THE plight of the jobless in the region's former coalfield communities is even worse than 20 years ago, a Labour MP warned today.
The government had barely scratched the surface of the appalling legacy of unemployment and lack of qualifications in areas decimated in the 1980s, Blaydon MP David Anderson said.
Mr Anderson used a Commons debate on low skills in Britain's industrial heartlands to reveal depressing new figures to illustrate the gap with most of the country.
And he warned that even the region's exciting new industries - such as 'clean coal' and electric cars - would fail to reach the long-term jobless without urgent action.
Mr Anderson is the new chairman of the all-party group on coalfield communities, which has helped produce a detailed report - entitled 'What a Waste' - on the chronic lack of skills of many people who live there.
It states that 54 per cent of adults are educated no higher than national vocational qualification (NVQ) level two - but the problem is much worse in Easington, County Durham (64 per cent) and in Sunderland (60 per cent).
Comparing adults with no formal qualifications, the British average is 13 per cent - but is higher in County Durham (14 per cent) and Gateshead (17 per cent).

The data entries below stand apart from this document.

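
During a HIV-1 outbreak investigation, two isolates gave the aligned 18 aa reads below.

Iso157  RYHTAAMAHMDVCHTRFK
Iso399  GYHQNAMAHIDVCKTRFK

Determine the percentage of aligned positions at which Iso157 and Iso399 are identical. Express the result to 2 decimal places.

Mismatches occur at site 1 (R↔G), site 4 (T↔Q), site 5 (A↔N), site 10 (M↔I), site 14 (H↔K).
13 of the 18 sites match, so the percent identity is 13/18 × 100 = 72.22%.

72.22%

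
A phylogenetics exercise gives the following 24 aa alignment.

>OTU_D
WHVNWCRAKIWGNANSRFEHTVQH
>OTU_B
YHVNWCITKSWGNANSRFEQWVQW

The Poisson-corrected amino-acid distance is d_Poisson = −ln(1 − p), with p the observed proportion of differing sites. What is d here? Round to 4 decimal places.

Differing sites — 1:W/Y; 7:R/I; 8:A/T; 10:I/S; 20:H/Q; 21:T/W; 24:H/W.
p = 7/24 = 0.291667.
d = −ln(1 − 0.291667) = −ln(0.708333) = 0.3448.

0.3448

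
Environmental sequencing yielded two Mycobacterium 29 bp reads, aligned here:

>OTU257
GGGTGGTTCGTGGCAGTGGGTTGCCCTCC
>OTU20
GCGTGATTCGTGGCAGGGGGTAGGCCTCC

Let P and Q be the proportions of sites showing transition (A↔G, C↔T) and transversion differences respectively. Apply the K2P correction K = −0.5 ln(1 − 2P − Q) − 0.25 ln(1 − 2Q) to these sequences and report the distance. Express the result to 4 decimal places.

0.1966

Mismatches occur at site 2 (G↔C, transversion), site 6 (G↔A, transition), site 17 (T↔G, transversion), site 22 (T↔A, transversion), site 24 (C↔G, transversion).
Of the 5 differences, 1 transition and 4 transversions over 29 sites: P = 1/29 = 0.034483, Q = 4/29 = 0.137931.
d = −0.5·ln(0.793103) − 0.25·ln(0.724138) = −0.5·(-0.231802) − 0.25·(-0.322773) = 0.1966.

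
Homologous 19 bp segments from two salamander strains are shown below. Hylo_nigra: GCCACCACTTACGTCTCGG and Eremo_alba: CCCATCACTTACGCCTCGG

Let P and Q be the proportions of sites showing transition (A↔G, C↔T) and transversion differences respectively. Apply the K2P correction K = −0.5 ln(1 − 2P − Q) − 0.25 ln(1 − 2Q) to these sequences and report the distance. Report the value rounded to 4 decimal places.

0.1805

The sequences differ at positions 1 (G/C, transversion), 5 (C/T, transition), 14 (T/C, transition).
Of the 3 differences, 2 transitions and 1 transversion over 19 sites: P = 2/19 = 0.105263, Q = 1/19 = 0.052632.
d = −0.5·ln(0.736842) − 0.25·ln(0.894736) = −0.5·(-0.305382) − 0.25·(-0.111227) = 0.1805.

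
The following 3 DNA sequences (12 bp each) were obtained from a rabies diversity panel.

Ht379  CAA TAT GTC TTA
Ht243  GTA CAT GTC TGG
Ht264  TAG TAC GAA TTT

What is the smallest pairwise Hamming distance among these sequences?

Pairwise Hamming distances:
  Ht379 vs Ht243: 5
  Ht379 vs Ht264: 6
  Ht243 vs Ht264: 9
The smallest is 5, between Ht379 and Ht243.

5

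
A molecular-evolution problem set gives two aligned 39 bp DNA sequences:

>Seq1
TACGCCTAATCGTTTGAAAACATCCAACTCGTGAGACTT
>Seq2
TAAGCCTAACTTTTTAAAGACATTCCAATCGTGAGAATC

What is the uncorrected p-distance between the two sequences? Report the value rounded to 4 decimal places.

0.2821

Differing sites — 3:C/A; 10:T/C; 11:C/T; 12:G/T; 16:G/A; 19:A/G; 24:C/T; 26:A/C; 28:C/A; 37:C/A; 39:T/C.
There are 11 differences over 39 sites, so p = 11/39 = 0.2821.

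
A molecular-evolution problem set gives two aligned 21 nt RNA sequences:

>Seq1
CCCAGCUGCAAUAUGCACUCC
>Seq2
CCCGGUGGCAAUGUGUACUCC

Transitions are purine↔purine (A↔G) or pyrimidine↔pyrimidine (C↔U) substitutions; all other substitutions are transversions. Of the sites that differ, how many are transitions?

4

Mismatches occur at site 4 (A↔G, transition), site 6 (C↔U, transition), site 7 (U↔G, transversion), site 13 (A↔G, transition), site 16 (C↔U, transition).
Of the 5 differences, 4 transitions and 1 transversion, so the answer is 4.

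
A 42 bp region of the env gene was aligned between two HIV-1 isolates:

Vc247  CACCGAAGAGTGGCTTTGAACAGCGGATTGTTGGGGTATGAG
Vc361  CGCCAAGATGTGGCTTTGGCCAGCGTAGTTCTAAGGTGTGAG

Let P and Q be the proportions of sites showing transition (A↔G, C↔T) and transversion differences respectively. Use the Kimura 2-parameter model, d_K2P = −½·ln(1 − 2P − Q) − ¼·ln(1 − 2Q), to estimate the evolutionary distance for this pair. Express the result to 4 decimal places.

Differing sites — 2:A/G (Ti); 5:G/A (Ti); 7:A/G (Ti); 8:G/A (Ti); 9:A/T (Tv); 19:A/G (Ti); 20:A/C (Tv); 26:G/T (Tv); 28:T/G (Tv); 30:G/T (Tv); 31:T/C (Ti); 33:G/A (Ti); 34:G/A (Ti); 38:A/G (Ti).
Of the 14 differences, 9 transitions and 5 transversions over 42 sites: P = 9/42 = 0.214286, Q = 5/42 = 0.119048.
d = −0.5·ln(0.452380) − 0.25·ln(0.761904) = −0.5·(-0.793233) − 0.25·(-0.271935) = 0.4646.

0.4646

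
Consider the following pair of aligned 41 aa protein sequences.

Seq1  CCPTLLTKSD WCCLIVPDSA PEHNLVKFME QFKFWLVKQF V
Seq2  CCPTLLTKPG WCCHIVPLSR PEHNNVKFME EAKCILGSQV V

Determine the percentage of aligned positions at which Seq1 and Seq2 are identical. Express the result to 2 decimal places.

The sequences differ at positions 9 (S/P), 10 (D/G), 14 (L/H), 18 (D/L), 20 (A/R), 25 (L/N), 31 (Q/E), 32 (F/A), 34 (F/C), 35 (W/I), 37 (V/G), 38 (K/S), 40 (F/V).
28 of the 41 sites match, so the percent identity is 28/41 × 100 = 68.29%.

68.29%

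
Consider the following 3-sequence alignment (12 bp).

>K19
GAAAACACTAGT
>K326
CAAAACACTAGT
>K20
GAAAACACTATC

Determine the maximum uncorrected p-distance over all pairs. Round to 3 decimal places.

0.250

Pairwise Hamming distances:
  K19 vs K326: 1
  K19 vs K20: 2
  K326 vs K20: 3
The largest is 3 mismatches, between K326 and K20; p = 3/12 = 0.250.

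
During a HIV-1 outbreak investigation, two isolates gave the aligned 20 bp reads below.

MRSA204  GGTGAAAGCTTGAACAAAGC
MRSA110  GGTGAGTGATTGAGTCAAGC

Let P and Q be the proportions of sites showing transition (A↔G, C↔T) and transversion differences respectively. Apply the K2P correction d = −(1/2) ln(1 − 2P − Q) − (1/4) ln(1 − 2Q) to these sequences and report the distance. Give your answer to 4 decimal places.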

Mr Anderson warned that the government's focus was on improving the skills of under-25s at NVQ levels two and three - which penalised older workers, with even less skills.
And he said: "In many ways, things are now worse for those people than they were even 20 years ago because we face a much more global marketplace.
"The only answer is to give people in such communities the skills they need to face those challenges.
"I realise that the government are focused on that, but I make no apology for saying that the people we are talking about are a special case, given the situation that they have faced for so long."
Mr Anderson also warned that many adults with low skills would not return to formal education in colleges, or schools. Arguing for mentors to reach them, he said: "It is a case of taking the mountain to Mohammed."
And, describing the North-East's new industries, he said: "We could well see people moving from one highly paid job to another - while the people who are not in work do not get into work."
In reply, the skills minister Kevin Brennan agreed to meet with the the all-party coalfields group and to study the report it had produced.
Mr Brennan said: "I agree that we need to invest in mentors to work with and encourage the sort of people whom he [Mr Anderson] mentioned, to provide them with a way out of the poverty trap."